The constructor :: is an infix operator, which is notationally convenient. The SML interpreter knows how to print out lists nicely as well. The empty list is printed as [], and non-empty lists are printed using brackets with comma-separated items. In fact, these forms may be used to write lists as well. Note that nil is a polymorphic value; it is the empty list for all types T list. In fact,  it is given the polymorphic type 'a list. Here are some examples that show how lists work:

- nil;
val it = [] : 'a list
- 2::nil;
val it = [2] : int list
- val both = 1::it;
val both = [1,2] : int list
- case it of x ::
  lst => lst | nil => nil
val it = [2] : int list
- case it of x ::
  lst => lst | nil => nil
val it = [] : int list      (* we don't "recover polymorphism" here; it would be unsafe in general *)
- case it of x ::
  lst => lst | nil => nil
val it = [] : 'a list
- both = 1::2::nil;        (* we can test lists for equality if we can test their elements *)
val it = true : bool
- case both of
=     [x:int, y:int] => x + y (* we can use bracket notation for patterns too. *)
=   | _ => 0;
val it = 3;
- [[]];
val it = [[]] : 'a list list

Just like with datatypes, we have to make sure that we write exhaustive patterns when using case:

- case ["hello", "goodbye"] of (s:string) :: _ => s + " hello";
case ["hello", "goodbye"] ... Warning: match nonexhaustive ...

Built-in lists come with lots of useful predefined Basis Library functions, such as the following and many more:

val null: 'a list -> bool
val length : 'a list -> int
val @ : ('a list * 'a list) -> 'a list		(* append two lists *)
val hd : 'a list -> 'a
val tl : 'a list -> 'a list
val last : 'a list -> 'a
val nth : ('a list * int) -> 'a

Of course, all of these functions could also be easily implemented for the List datatype that we defined ourselves!

Multiple type parameters

We saw two related features of SML in class: the ability to produce polymorphic values whose type mentions a type variable and the ability to parameterize types with respect to an arbitrary type variable. As we have seen, polymorphic values are typically function values but other polymorphic values exist, such as nil (and also Nil, as we defined it). Datatypes can actually be parameterized with respect to multiple type parameters; for example the following datatype, or, is a type-level function that accepts a pair of types and yields a new type:

- datatype ('a, 'b) or = Left of 'a | Right of 'b | Both of 'a * 'b;
- Left(2);
val it = (int, 'b) or
- Right("hi");
val it = ('a, string) or
- Both(true, #"a")
val it = (bool, char) or

 Note that the values Left(2) and Right("hi") are still polymorphic with respect to one type!

The option parameterized datatype

Another important standard parameterized datatype is option, which represents the possible presence of a value.
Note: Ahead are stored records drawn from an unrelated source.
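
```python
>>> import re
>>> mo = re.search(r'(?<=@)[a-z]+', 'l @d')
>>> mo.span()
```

(3, 4)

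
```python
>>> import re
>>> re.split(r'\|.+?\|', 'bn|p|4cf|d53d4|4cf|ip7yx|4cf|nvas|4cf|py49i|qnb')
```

['bn', '4cf', '4cf', '4cf', '4cf', 'qnb']

Lazy quantifiers expand one character at a time until the remainder of the pattern can match.
Matches to split on: at [2:5] → '|p|'; at [8:15] → '|d53d4|'; at [18:25] → '|ip7yx|'; at [28:34] → '|nvas|'; at [37:44] → '|py49i|'.
The string is cut at each match, leaving 6 pieces.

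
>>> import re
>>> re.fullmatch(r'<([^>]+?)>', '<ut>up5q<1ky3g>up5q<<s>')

For `fullmatch`, every character of the input must be accounted for by the pattern.
Here the pattern can't cover the whole string, so the call returns None.

None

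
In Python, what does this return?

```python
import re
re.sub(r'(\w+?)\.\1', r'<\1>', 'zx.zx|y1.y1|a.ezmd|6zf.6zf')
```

A backreference is literal: `\1` must see the identical characters the first group matched.
Matches: at [0:5] → 'zx.zx'; at [6:11] → 'y1.y1'; at [19:26] → '6zf.6zf'.
The replacement refers to a captured group, so each match is rewritten using its own captured text.

'<zx>|<y1>|a.ezmd|<6zf>'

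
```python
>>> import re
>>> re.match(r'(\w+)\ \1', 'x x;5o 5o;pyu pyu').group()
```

`re.match` won't scan ahead — the pattern has to work from the very first character.
The match spans [0:3] → 'x x'.

'x x'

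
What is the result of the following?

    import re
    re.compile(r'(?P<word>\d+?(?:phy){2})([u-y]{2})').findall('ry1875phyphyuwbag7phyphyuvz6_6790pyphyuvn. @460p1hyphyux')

The pattern matches one or more of a digit (lazy), then the literal 'phy' repeated 2 times (captured as 'word'); then exactly 2 of a character in [u-y] (captured).
2 groups means each result is a tuple of 2 captured strings — 2 here.

[('1875phyphy', 'uw'), ('7phyphy', 'uv')]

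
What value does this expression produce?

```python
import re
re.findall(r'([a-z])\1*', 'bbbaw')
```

`\1` has to match the exact text group 1 already captured.
`findall` collects group 1 from each match (3 total).

['b', 'a', 'w']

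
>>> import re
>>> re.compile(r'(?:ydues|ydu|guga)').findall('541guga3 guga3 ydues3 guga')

['guga', 'guga', 'ydues', 'guga']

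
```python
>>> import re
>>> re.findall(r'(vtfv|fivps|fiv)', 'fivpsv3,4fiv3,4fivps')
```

['fivps', 'fiv', 'fivps']

Alternation isn't longest-match — the leftmost alternative that fits at this position is chosen.
Matches: at [0:5] match 'fivps', group 1 = 'fivps'; at [9:12] match 'fiv', group 1 = 'fiv'; at [15:20] match 'fivps', group 1 = 'fivps'.
Because there's exactly one group, `findall` drops the full match and keeps group 1 from each hit.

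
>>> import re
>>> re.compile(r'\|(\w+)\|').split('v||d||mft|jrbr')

Matches to split on: at [2:5] → '|d|'; at [5:10] → '|mft|'.
`re.split` interleaves the captured-group text with the surrounding fragments.

['v|', 'd', '', 'mft', 'jrbr']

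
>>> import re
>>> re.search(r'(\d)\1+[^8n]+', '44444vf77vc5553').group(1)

'4'

A backreference is literal: `\1` must see the identical characters the first group matched.
`re.search` tries every starting position until one works.
The match spans [0:15] → '44444vf77vc5553'.
Captured: group 1 = '4'.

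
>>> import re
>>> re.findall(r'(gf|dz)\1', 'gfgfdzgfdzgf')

`\1` is not a pattern — it's the concrete string captured by group 1, re-applied verbatim.
`findall` collects group 1 from the one match (1 total).

['gf']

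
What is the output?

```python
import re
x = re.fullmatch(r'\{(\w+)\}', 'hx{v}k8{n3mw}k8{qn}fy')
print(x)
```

None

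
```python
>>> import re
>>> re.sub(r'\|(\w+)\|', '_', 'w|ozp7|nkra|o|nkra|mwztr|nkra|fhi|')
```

'w_nkra_nkra_nkra_'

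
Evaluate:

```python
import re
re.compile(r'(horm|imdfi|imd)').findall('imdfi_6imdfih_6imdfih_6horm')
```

['imdfi', 'imdfi', 'imdfi', 'horm']

Branches in `(...|...)` are attempted left-to-right; the first branch that allows the whole pattern to succeed is taken.
Matches: at [0:5] match 'imdfi', group 1 = 'imdfi'; at [7:12] match 'imdfi', group 1 = 'imdfi'; at [15:20] match 'imdfi', group 1 = 'imdfi'; at [23:27] match 'horm', group 1 = 'horm'.
With a single group, `findall` returns only what that group captured — 4 items.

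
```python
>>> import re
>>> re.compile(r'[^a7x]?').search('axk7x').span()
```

Pattern: optionally any character except [a7x].
Unlike `match`, `search` isn't anchored — it looks for the pattern anywhere in the string.
The match spans [0:0] → ''.

(0, 0)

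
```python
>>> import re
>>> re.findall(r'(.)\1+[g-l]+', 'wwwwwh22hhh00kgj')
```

['w', '2', '0']

`\1` is not a pattern — it's the concrete string captured by group 1, re-applied verbatim.
Because there's exactly one group, `findall` drops the full match and keeps group 1 from each hit.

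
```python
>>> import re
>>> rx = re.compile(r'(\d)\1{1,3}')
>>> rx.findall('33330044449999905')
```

['3', '0', '4', '9']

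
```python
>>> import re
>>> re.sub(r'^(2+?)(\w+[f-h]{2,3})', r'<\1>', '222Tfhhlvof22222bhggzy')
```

This matches anchored at the start of the string; then one or more of a literal '2' (lazy) (captured); then one or more of a word character, then 2 to 3 of a character in [f-h] (captured).
Matches: at [0:20] → '222Tfhhlvof22222bhgg'.
`\1` in the replacement pulls in group 1's text for each match.

'<2>zy'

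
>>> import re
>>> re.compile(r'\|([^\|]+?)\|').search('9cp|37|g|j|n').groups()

The match spans [3:7] → '|37|'.
Captured: group 1 = '37'.

('37',)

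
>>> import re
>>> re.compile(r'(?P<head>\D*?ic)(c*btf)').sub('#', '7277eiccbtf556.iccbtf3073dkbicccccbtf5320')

'7277#556#3073#5320'

Pattern: zero or more of a non-digit (lazy), then the literal 'ic' (captured as 'head'); then zero or more of a literal 'c', then the literal 'btf' (captured).
Matches: at [4:11] → 'eiccbtf'; at [14:21] → '.iccbtf'; at [25:37] → 'dkbicccccbtf'.
`sub` substitutes '#' at each match site.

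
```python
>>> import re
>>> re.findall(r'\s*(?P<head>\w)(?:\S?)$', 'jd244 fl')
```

['f']

Pattern: zero or more of whitespace; then a word character (captured as 'head'); then optionally a non-whitespace character (non-capturing group); then anchored at the end.
Matches: at [5:8] match ' fl', group 1 = 'f'.
With a single group, `findall` returns only what that group captured — 1 item.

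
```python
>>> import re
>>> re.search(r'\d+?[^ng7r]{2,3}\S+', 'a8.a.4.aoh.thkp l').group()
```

Pattern: one or more of a digit (lazy); then 2 to 3 of any character except [ng7r], then one or more of a non-whitespace character.
`search` walks the string left to right and returns the first match it finds.
The match spans [1:15] → '8.a.4.aoh.thkp'.

'8.a.4.aoh.thkp'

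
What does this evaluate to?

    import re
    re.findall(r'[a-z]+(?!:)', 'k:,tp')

A negative assertion filters positions out without eating any characters.
Scanning left to right: at [3:5] → 'tp'.
No capturing groups, so `findall` returns the 1 full match string.

['tp']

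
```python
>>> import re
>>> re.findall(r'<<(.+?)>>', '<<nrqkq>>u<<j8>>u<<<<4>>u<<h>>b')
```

['nrqkq', 'j8', '<<4', 'h']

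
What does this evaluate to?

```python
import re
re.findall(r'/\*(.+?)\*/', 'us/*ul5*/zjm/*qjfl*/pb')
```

A non-greedy quantifier consumes as few characters as it can — just enough that the remainder of the pattern still matches from where it stops; whatever follows it matches normally.
Walking the string: at [2:9] match '/*ul5*/', group 1 = 'ul5'; at [12:20] match '/*qjfl*/', group 1 = 'qjfl'.
With a single group, `findall` returns only what that group captured — 2 items.

['ul5', 'qjfl']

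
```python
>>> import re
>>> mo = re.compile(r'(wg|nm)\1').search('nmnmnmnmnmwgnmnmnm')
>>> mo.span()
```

The backreference `\1` re-matches whatever the first group consumed, character for character.
The match spans [0:4] → 'nmnm'.

(0, 4)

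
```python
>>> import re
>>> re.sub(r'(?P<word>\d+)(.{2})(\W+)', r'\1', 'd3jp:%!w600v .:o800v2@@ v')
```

'd3w600o800v'

This matches one or more of a digit (captured as 'word'); then exactly 2 of any character (captured); then one or more of a non-word character (captured).
Matches: at [1:7] → '3jp:%!'; at [8:15] → '600v .:'; at [16:24] → '800v2@@ '.
Each match is replaced using the text its own group 1 captured.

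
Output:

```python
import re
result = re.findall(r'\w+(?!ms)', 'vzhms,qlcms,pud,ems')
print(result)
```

`(?!…)`/`(?<!…)` only lets a position through if the neighbouring text does NOT match; no characters are consumed.
Walking the string: at [0:5] → 'vzhms'; at [6:11] → 'qlcms'; at [12:15] → 'pud'; at [16:19] → 'ems'.
No capturing groups, so `findall` returns the 4 full match strings.

['vzhms', 'qlcms', 'pud', 'ems']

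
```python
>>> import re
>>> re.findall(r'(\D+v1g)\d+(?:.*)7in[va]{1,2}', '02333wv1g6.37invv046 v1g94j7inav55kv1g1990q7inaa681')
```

['wv1g']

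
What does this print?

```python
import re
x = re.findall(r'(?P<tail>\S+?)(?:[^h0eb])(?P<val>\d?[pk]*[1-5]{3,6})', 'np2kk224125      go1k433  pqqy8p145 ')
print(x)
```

[('n', '2kk224125'), ('g', '1k433'), ('pqq', '8p145')]

Pattern: one or more of a non-whitespace character (lazy) (captured as 'tail'); then any character except [h0eb] (non-capturing group); then optionally a digit, then zero or more of one of [pk], then 3 to 6 of a character in [1-5] (captured as 'val').
Lazy quantifiers expand one character at a time until the remainder of the pattern can match.
Matches: at [0:11] match 'np2kk224125', groups = ('n', '2kk224125'); at [17:24] match 'go1k433', groups = ('g', '1k433'); at [26:35] match 'pqqy8p145', groups = ('pqq', '8p145').
Multiple groups make `findall` return tuples — one 2-tuple for each match.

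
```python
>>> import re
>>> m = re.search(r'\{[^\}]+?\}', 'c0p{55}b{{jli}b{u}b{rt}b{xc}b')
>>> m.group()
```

'{55}'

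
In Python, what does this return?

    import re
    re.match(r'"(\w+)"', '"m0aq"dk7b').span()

`match` is anchored at position 0; if the pattern doesn't fit there, it returns None.
The match spans [0:6] → '"m0aq"'.
Captured: group 1 = 'm0aq'.

(0, 6)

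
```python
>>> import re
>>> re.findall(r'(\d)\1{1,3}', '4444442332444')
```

`\1` has to match the exact text group 1 already captured.
`findall` collects group 1 from each match (4 total).

['4', '4', '3', '4']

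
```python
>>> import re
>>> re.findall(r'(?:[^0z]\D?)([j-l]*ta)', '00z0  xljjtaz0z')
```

['ljjta']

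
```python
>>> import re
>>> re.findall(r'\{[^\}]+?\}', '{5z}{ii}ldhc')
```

`findall` yields the raw match text (2 of them) because the pattern has no groups.

['{5z}', '{ii}']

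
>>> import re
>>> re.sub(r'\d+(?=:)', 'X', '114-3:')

Because the assertion is zero-width, the text it checks is not consumed and won't appear in the result.
Matches: at [4:5] → '3'.
Every occurrence is swapped for 'X'.

'114-X:'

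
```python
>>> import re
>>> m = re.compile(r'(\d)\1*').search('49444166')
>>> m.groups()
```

('4',)

`\1` is not a pattern — it's the concrete string captured by group 1, re-applied verbatim.
`search` walks the string left to right and returns the first match it finds.
The match spans [0:1] → '4'.
Captured: group 1 = '4'.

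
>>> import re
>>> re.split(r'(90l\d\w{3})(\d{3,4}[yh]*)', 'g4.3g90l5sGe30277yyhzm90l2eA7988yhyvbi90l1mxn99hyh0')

['g4.3g', '90l5sGe', '3027', '7yyhzm', '90l2eA7', '988yhy', 'vbi90l1mxn99hyh0']

Pattern: the literal '90l', then a digit, then exactly 3 of a word character (captured); then 3 to 4 of a digit, then zero or more of one of [yh] (captured).
The group in the pattern means `split` returns the separators' captures alongside the pieces.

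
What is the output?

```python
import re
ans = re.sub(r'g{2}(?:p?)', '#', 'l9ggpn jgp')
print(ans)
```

l9#n jgp

The pattern matches exactly 2 of a literal 'g'; then optionally a literal 'p' (non-capturing group).
Matches: at [2:5] → 'ggp'.
Every occurrence is swapped for '#'.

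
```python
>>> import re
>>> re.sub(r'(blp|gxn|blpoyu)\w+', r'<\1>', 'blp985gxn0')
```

'<blp>'

Matches: at [0:10] → 'blp985gxn0'.
The replacement refers to a captured group, so each match is rewritten using its own captured text.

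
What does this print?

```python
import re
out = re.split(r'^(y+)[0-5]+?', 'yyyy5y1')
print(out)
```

['', 'yyyy', 'y1']

The pattern matches anchored at the start of the string; then one or more of a literal 'y' (captured); then one or more of a character in [0-5] (lazy).
Matches to split on: at [0:5] → 'yyyy5'.
`re.split` interleaves the captured-group text with the surrounding fragments.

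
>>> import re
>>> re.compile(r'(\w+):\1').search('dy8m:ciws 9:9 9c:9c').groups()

The match spans [10:13] → '9:9'.
Captured: group 1 = '9'.

('9',)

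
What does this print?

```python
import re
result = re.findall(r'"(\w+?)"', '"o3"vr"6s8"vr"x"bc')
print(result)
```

['o3', '6s8', 'x']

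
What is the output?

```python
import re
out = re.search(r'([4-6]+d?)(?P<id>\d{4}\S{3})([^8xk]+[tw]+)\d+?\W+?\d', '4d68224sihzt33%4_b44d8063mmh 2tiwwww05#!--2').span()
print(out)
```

(0, 16)

The pattern matches one or more of a character in [4-6], then optionally the literal 'd' (captured); then exactly 4 of a digit, then exactly 3 of a non-whitespace character (captured as 'id'); then one or more of any character except [8xk], then one or more of one of [tw] (captured); then one or more of a digit (lazy), then one or more of a non-word character (lazy), then a digit.
The match spans [0:16] → '4d68224sihzt33%4'.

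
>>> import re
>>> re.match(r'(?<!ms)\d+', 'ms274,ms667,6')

None

Because the assertion is negative and zero-width, positions next to the forbidden text are skipped.
`re.match` only tries the pattern at the start of the string.
Here position 0 doesn't satisfy it, so the call returns None.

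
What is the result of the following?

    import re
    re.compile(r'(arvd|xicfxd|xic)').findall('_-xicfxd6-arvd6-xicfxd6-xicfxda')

['xicfxd', 'arvd', 'xicfxd', 'xicfxd']

Branches in `(...|...)` are attempted left-to-right; the first branch that allows the whole pattern to succeed is taken.
Matches: at [2:8] match 'xicfxd', group 1 = 'xicfxd'; at [10:14] match 'arvd', group 1 = 'arvd'; at [16:22] match 'xicfxd', group 1 = 'xicfxd'; at [24:30] match 'xicfxd', group 1 = 'xicfxd'.
`findall` collects group 1 from each match (4 total).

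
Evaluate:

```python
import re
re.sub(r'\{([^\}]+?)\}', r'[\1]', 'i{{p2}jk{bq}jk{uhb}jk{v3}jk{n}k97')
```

'i[{p2]jk[bq]jk[uhb]jk[v3]jk[n]k97'

Matches: at [1:6] → '{{p2}'; at [8:12] → '{bq}'; at [14:19] → '{uhb}'; at [21:25] → '{v3}'; at [27:30] → '{n}'.
Each match is replaced using the text its own group 1 captured.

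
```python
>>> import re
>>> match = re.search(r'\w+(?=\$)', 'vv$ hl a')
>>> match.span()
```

The `(?=…)`/`(?<=…)` assertion just peeks at neighbouring text; it doesn't advance the match position.
Unlike `match`, `search` isn't anchored — it looks for the pattern anywhere in the string.
The match spans [0:2] → 'vv'.

(0, 2)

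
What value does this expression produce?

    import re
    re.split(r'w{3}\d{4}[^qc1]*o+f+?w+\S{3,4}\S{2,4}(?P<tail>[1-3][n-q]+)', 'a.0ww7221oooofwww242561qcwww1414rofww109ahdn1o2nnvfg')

['a.0ww7221oooofwww242561qc', '1o', '2nnvfg']

This matches exactly 3 of a literal 'w', then exactly 4 of a digit, then zero or more of any character except [qc1]; then one or more of a literal 'o', then one or more of the literal 'f' (lazy), then one or more of the literal 'w'; then 3 to 4 of a non-whitespace character, then 2 to 4 of a non-whitespace character; then a character in [1-3], then one or more of a character in [n-q] (captured as 'tail').
The group in the pattern means `split` returns the separators' captures alongside the pieces.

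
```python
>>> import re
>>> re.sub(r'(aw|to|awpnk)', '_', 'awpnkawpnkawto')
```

'_pnk_pnk__'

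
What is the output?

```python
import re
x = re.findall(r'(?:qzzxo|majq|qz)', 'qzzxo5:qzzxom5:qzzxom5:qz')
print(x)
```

['qzzxo', 'qzzxo', 'qzzxo', 'qz']

Alternation tries branches left to right and keeps the first one that lets the overall match succeed at that position.
Matches: at [0:5] → 'qzzxo'; at [7:12] → 'qzzxo'; at [15:20] → 'qzzxo'; at [23:25] → 'qz'.
No capturing groups, so `findall` returns the 4 full match strings.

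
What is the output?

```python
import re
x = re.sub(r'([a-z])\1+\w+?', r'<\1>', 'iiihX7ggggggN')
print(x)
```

<i>X7<g>

A backreference is literal: `\1` must see the identical characters the first group matched.
`\1` in the replacement pulls in group 1's text for each match.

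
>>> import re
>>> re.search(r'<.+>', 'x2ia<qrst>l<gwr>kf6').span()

Unlike `match`, `search` isn't anchored — it looks for the pattern anywhere in the string.
The match spans [4:16] → '<qrst>l<gwr>'.

(4, 16)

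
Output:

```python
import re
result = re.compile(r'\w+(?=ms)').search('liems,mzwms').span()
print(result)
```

The lookaround is zero-width — it requires the adjacent text to match without consuming it, so the asserted text isn't part of the match.
The match spans [0:3] → 'lie'.

(0, 3)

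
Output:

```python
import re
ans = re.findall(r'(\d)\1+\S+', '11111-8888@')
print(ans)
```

['1']

The backreference `\1` re-matches whatever the first group consumed, character for character.
One capturing group, so `findall` returns just the captured substring from the one match — 1 in all.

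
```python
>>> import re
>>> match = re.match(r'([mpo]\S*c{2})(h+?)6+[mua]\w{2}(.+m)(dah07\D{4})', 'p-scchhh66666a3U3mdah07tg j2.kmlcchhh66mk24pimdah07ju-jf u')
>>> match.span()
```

(0, 55)

The pattern matches one of [mpo], then zero or more of a non-whitespace character, then exactly 2 of the literal 'c' (captured); then one or more of a literal 'h' (lazy) (captured); then one or more of a literal '6', then one of [mua], then exactly 2 of a word character; then one or more of any character, then a literal 'm' (captured); then the literal 'dah', then the literal '07', then exactly 4 of a non-digit (captured).
`re.match` only tries the pattern at the start of the string.
The match spans [0:55] → 'p-scchhh66666a3U3mdah07tg j2.kmlcchhh66mk24pimdah07ju-j'.
Captured: group 1 = 'p-scc', group 2 = 'hhh', group 3 = '3mdah07tg j2.kmlcchhh66mk24pim', group 4 = 'dah07ju-j'.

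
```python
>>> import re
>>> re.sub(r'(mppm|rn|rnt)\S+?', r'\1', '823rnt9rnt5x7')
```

'823rn9rn5x7'

The regex engine tests alternatives in the order written; an earlier branch that matches wins even if a later one would match more.
Matches: at [3:6] → 'rnt'; at [7:10] → 'rnt'.
Each match is replaced using the text its own group 1 captured.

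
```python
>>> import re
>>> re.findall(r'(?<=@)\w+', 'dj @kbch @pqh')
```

The lookaround is zero-width — it requires the adjacent text to match without consuming it, so the asserted text isn't part of the match.
No capturing groups, so `findall` returns the 2 full match strings.

['kbch', 'pqh']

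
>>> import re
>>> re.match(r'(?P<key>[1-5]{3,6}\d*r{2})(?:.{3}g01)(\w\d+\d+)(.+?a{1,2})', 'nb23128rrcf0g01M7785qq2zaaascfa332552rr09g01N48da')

None

Pattern: 3 to 6 of a character in [1-5], then zero or more of a digit, then exactly 2 of the literal 'r' (captured as 'key'); then exactly 3 of any character, then the literal 'g01' (non-capturing group); then a word character, then one or more of a digit, then one or more of a digit (captured); then one or more of any character (lazy), then 1 to 2 of a literal 'a' (captured).
`re.match` won't scan ahead — the pattern has to work from the very first character.
Here position 0 doesn't satisfy it, so the call returns None.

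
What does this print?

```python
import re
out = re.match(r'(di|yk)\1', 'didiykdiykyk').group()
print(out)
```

`\1` is not a pattern — it's the concrete string captured by group 1, re-applied verbatim.
`re.match` only tries the pattern at the start of the string.
The match spans [0:4] → 'didi'.
Captured: group 1 = 'di'.

didi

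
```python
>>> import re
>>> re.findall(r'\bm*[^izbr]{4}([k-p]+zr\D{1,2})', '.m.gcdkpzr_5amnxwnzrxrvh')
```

`findall` collects group 1 from the one match (1 total).

['kpzr_']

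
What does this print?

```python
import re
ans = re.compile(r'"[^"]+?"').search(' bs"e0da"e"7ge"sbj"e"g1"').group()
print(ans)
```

Unlike `match`, `search` isn't anchored — it looks for the pattern anywhere in the string.
The match spans [3:9] → '"e0da"'.

"e0da"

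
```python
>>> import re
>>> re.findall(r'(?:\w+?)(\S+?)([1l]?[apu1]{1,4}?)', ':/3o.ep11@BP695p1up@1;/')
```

A non-greedy quantifier consumes as few characters as it can — just enough that the remainder of the pattern still matches from where it stops; whatever follows it matches normally.
Multiple groups make `findall` return tuples — one 2-tuple for each match.

[('o.e', 'p'), ('1@BP695', 'p'), ('u', 'p')]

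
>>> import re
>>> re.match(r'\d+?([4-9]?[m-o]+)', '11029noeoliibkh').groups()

The match spans [0:7] → '11029no'.
Captured: group 1 = '9no'.

('9no',)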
It is defined as follows:

datatype 'a option = SOME of 'a | NONE

Options are commonly used when no useful value of a particular type makes sense; this corresponds to some uses of the null value in Java (i.e., NONE acts like null), but there is no danger of encountering a null pointer exception unless an inexhaustive case statement is used or the valOf operation is used. A more detailed description of option is available in the Basis Library documentation.